Long-term effects are just as important as short-term ones. Over the past five years, the GCC has worked to diversify away from oil and toward technology, artificial intelligence, tourism, and services. The NEOM project in Saudi Arabia. The AI sovereign fund of the UAE. Qatar’s cloud infrastructure investment. To finance the shift, all of them rely on steady income streams from the energy industry.
The region may have to make difficult decisions about which diversification initiatives continue and which are quietly postponed if the war continues into the second half of 2026. Speaking with senior advisors in Riyadh and Abu Dhabi, there is a sense that the coming year will show if these megaprojects were partially an artifact of exceptionally prosperous times or whether they were designed to withstand a crisis like this one.

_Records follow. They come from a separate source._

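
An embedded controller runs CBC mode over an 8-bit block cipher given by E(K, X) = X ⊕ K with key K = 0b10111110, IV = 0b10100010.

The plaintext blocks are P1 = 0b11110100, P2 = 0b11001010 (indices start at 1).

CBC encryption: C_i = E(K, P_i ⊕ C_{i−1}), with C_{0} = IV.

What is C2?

C2 = 0b10011100

C1: P1 ⊕ 0b10100010 = 0b01010110; E(K, 0b01010110) = 0b11101000.
C2: P2 ⊕ 0b11101000 = 0b00100010; E(K, 0b00100010) = 0b10011100.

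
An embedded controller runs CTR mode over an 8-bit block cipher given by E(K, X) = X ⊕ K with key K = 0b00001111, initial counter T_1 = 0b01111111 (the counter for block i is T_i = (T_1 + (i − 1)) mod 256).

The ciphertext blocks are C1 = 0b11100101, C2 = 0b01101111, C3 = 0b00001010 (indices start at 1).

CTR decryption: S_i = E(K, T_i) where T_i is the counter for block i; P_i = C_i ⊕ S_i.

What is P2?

P2 = 0b11100000

P2: T = 0b10000000, S = E(K, T) = 0b10001111; 0b01101111 ⊕ 0b10001111 = 0b11100000.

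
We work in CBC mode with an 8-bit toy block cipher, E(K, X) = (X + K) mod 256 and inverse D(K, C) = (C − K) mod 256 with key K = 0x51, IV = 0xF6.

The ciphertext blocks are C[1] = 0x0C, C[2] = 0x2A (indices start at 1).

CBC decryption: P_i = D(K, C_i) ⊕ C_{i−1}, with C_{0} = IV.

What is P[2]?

P[2] = 0xD5

P[2]: D(K, 0x2A) = 0xD9; 0xD9 ⊕ 0x0C = 0xD5.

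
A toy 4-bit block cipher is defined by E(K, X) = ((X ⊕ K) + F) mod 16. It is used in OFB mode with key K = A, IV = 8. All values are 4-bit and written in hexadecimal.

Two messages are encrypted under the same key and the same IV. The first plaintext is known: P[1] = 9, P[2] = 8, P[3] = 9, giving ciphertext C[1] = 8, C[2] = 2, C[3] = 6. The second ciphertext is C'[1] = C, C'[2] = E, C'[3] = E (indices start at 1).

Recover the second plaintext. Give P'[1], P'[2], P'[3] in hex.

In OFB with a reused IV, both messages share the same keystream S_i, so C_i ⊕ C'_i = P_i ⊕ P'_i and thus P'_i = P_i ⊕ C_i ⊕ C'_i.
P'[1]: 9 ⊕ 8 ⊕ C = D.
P'[2]: 8 ⊕ 2 ⊕ E = 4.
P'[3]: 9 ⊕ 6 ⊕ E = 1.

P'[1] = D, P'[2] = 4, P'[3] = 1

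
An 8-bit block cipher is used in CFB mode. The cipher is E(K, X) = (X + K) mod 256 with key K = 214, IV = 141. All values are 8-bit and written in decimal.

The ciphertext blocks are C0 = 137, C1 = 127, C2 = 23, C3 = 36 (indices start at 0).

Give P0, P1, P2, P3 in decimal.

P0 = 234, P1 = 32, P2 = 66, P3 = 201

CFB decryption: P_i = C_i ⊕ E(K, C_{i−1}), with C_{−1} = IV.
P0: E(K, 141) = 99; 137 ⊕ 99 = 234.
P1: E(K, 137) = 95; 127 ⊕ 95 = 32.
P2: E(K, 127) = 85; 23 ⊕ 85 = 66.
P3: E(K, 23) = 237; 36 ⊕ 237 = 201.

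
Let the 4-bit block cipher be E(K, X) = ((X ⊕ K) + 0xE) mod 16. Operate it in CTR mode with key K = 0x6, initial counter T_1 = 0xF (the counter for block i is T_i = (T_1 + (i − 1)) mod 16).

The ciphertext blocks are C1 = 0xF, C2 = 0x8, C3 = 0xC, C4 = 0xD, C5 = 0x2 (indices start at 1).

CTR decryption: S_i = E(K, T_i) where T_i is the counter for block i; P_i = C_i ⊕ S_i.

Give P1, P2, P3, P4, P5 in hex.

P1 = 0x8, P2 = 0xC, P3 = 0x9, P4 = 0xF, P5 = 0x1

P1: T = 0xF, S = E(K, T) = 0x7; 0xF ⊕ 0x7 = 0x8.
P2: T = 0x0, S = E(K, T) = 0x4; 0x8 ⊕ 0x4 = 0xC.
P3: T = 0x1, S = E(K, T) = 0x5; 0xC ⊕ 0x5 = 0x9.
P4: T = 0x2, S = E(K, T) = 0x2; 0xD ⊕ 0x2 = 0xF.
P5: T = 0x3, S = E(K, T) = 0x3; 0x2 ⊕ 0x3 = 0x1.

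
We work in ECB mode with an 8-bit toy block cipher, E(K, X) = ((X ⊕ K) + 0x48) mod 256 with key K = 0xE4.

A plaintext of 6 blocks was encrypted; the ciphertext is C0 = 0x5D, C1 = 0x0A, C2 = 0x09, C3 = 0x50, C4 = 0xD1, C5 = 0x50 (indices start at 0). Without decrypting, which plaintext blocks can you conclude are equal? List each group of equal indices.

ECB encrypts each block independently with the same key, so equal ciphertext blocks imply equal plaintext blocks.
C3 = C5 = 0x50, so P3 = P5.

P3 = P5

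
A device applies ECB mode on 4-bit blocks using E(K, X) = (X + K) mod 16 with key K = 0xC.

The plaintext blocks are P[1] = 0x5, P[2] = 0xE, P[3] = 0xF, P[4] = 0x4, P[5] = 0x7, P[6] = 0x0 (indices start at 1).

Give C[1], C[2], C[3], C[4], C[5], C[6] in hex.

C[1] = 0x1, C[2] = 0xA, C[3] = 0xB, C[4] = 0x0, C[5] = 0x3, C[6] = 0xC

ECB encryption: C_i = E(K, P_i).
C[1]: E(K, 0x5) = 0x1.
C[2]: E(K, 0xE) = 0xA.
C[3]: E(K, 0xF) = 0xB.
C[4]: E(K, 0x4) = 0x0.
C[5]: E(K, 0x7) = 0x3.
C[6]: E(K, 0x0) = 0xC.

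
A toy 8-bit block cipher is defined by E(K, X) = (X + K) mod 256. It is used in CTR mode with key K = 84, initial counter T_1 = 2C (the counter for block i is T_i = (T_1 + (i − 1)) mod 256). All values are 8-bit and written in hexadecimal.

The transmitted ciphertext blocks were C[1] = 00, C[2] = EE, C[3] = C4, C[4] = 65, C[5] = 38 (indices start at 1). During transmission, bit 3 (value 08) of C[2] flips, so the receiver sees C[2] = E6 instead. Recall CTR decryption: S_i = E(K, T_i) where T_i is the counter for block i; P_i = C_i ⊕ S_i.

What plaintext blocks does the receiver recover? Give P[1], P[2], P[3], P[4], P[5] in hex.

Only C[2] changed, to E6. In CTR, a change in C_i flips the same bit in P_i only; the keystream is unaffected. Decrypting the received ciphertext:
P[1]: T = 2C, S = E(K, T) = B0; 00 ⊕ B0 = B0.
P[2]: T = 2D, S = E(K, T) = B1; E6 ⊕ B1 = 57.
P[3]: T = 2E, S = E(K, T) = B2; C4 ⊕ B2 = 76.
P[4]: T = 2F, S = E(K, T) = B3; 65 ⊕ B3 = D6.
P[5]: T = 30, S = E(K, T) = B4; 38 ⊕ B4 = 8C.
Blocks that differ from the original plaintext: P[2].

P[1] = B0, P[2] = 57, P[3] = 76, P[4] = D6, P[5] = 8C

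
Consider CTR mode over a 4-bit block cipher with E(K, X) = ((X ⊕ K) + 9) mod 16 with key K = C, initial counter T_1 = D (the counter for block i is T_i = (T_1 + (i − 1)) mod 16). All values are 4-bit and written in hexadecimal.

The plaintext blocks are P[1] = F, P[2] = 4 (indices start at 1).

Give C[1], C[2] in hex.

CTR encryption: S_i = E(K, T_i) where T_i is the counter for block i; C_i = P_i ⊕ S_i.
C[1]: T = D, S = E(K, T) = A; F ⊕ A = 5.
C[2]: T = E, S = E(K, T) = B; 4 ⊕ B = F.

C[1] = 5, C[2] = F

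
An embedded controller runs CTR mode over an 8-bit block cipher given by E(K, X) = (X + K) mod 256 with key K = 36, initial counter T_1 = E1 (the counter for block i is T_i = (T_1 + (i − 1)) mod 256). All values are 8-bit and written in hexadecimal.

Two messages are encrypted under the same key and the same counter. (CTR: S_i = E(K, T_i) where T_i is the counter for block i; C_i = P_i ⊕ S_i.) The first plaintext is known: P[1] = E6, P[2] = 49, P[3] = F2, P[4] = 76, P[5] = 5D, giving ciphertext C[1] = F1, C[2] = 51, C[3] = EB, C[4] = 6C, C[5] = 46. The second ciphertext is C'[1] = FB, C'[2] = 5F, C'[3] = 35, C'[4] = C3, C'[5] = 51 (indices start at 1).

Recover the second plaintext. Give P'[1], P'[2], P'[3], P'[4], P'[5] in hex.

In CTR with a reused counter, both messages share the same keystream S_i, so C_i ⊕ C'_i = P_i ⊕ P'_i and thus P'_i = P_i ⊕ C_i ⊕ C'_i.
P'[1]: E6 ⊕ F1 ⊕ FB = EC.
P'[2]: 49 ⊕ 51 ⊕ 5F = 47.
P'[3]: F2 ⊕ EB ⊕ 35 = 2C.
P'[4]: 76 ⊕ 6C ⊕ C3 = D9.
P'[5]: 5D ⊕ 46 ⊕ 51 = 4A.

P'[1] = EC, P'[2] = 47, P'[3] = 2C, P'[4] = D9, P'[5] = 4A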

There will be recovery. The Gulf has often withstood tougher conditions and come out stronger. However, it is unlikely that things will return to normal quickly. Rebuilding supply chains takes time. Slowly, insurance markets recalibrate. Once shaken, investor confidence gradually recovers. For the time being, the leaders of the region are acting as seasoned operators do in such situations. They are quietly getting ready for a longer storm than they had anticipated, cooperating with one another, and relying on reserves. The epidemic analogy may be overdone, but in this instance, it’s the most accurate framing that anyone in the Gulf has discovered to date.